John Kester, program manager for tourism trends and marketing strategies at the U.N. tourism organization, said the number of times people enter the country in a given year doesn’t necessarily mean they don’t fit the definition of tourists.
“It isn’t a unique number of people [measured by the U.N.’s recommended ways of keeping statistics], it’s what we call visitor arrivals,” said Kester.
The agency indicated that almost any reason a person has for travelling outside of an area of residence constitutes tourism. The one main exception to that rule is travelling for work.
“If [travelers] are Nicaraguans coming to work in Costa Rica, then in principle they should be out,” Kester said when asked about PROTUR’s objections to the ICT numbers. “If you are a Costa Rican living in Nicaragua and you come to Costa Rica to visit your family and friends, even if it is multiple times in a year, then you should be counted in the visitor count. But coming for work, normally not.”
Kester and Borbón both indicated that tourism statistics are largely generated to facilitate analyses by businesses in the industry (see Letters, Page 11).
“Everyone is responsible for making their calculations from the data provided,” Borbón wrote. “What data show for a particular private-sector group comes from [the group’s] own business analysis and is particular to that reality. ICT data are generated under quality standards, but it should be understood that they require interpretation by private actors.”
But Borbón also noted that 4 percent growth in the tourism industry that the board reported for 2011 is “a general indicator of the tourism activity and does not necessarily mean its distribution is uniform throughout the country.”
In terms of hotel occupancy rates – another data point Marchegiani questioned in his presentation to lawmakers – Borbón said ICT’s numbers are only “general and serve as indicators at the national level” because of “limited response in the business sector to provide sufficient reliable information on hotel occupancy to let us know the real situation in the country.”
Looking over ICT data provided to the U.N.’s World Tourism Organization, Kester said he didn’t “really have much indication to doubt [the] data too much.”
“With this data it always depends on what angle you want, what point you want to make with it,” he added.
ICT’s numbers indicate almost 437,000 international arrivals to Costa Rica from Nicaragua in 2011. Kester said it is important to remember that number represents any Ticos living in Nicaragua travelling back to Costa Rica to visit friends and family, activities that constitute tourist visits.
In response to PROTUR’s other allegations against the ICT, Borbón said the board has specific policies geared to helping small businesses. Proof of this, he indicated, is in the fact that 2,427 hotels in the country, or 98 percent of hotels, have less than 100 rooms and an average size of 14.6 rooms per hotel.
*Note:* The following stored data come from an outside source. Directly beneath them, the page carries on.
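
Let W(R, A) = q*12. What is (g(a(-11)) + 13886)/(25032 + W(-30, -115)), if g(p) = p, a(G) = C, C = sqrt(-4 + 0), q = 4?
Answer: 6943/12540 + I/12540 ≈ 0.55367 + 7.9745e-5*I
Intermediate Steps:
W(R, A) = 48 (W(R, A) = 4*12 = 48)
C = 2*I (C = sqrt(-4) = 2*I ≈ 2.0*I)
a(G) = 2*I
(g(a(-11)) + 13886)/(25032 + W(-30, -115)) = (2*I + 13886)/(25032 + 48) = (13886 + 2*I)/25080 = (13886 + 2*I)*(1/25080) = 6943/12540 + I/12540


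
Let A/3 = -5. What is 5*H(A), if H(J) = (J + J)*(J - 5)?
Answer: 3000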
Borbón said that between 2000 and 2010, the number of “hosting businesses” in Costa Rica grew by 48.2 percent, and the average number of rooms per hotel during the period was roughly 16 rooms per hotel.
Asked about reforms to the tourism board, Borbón said, “The ICT is an institution that works and has always worked with chambers, municipalities and other organizations that are an important part of the model of sustainable tourism development in the country.”
He said ICT programs collaborate with more than 70 tourism chambers throughout the country, and many focus on increasing “local participation in the development of industry and strengthening local capacities.”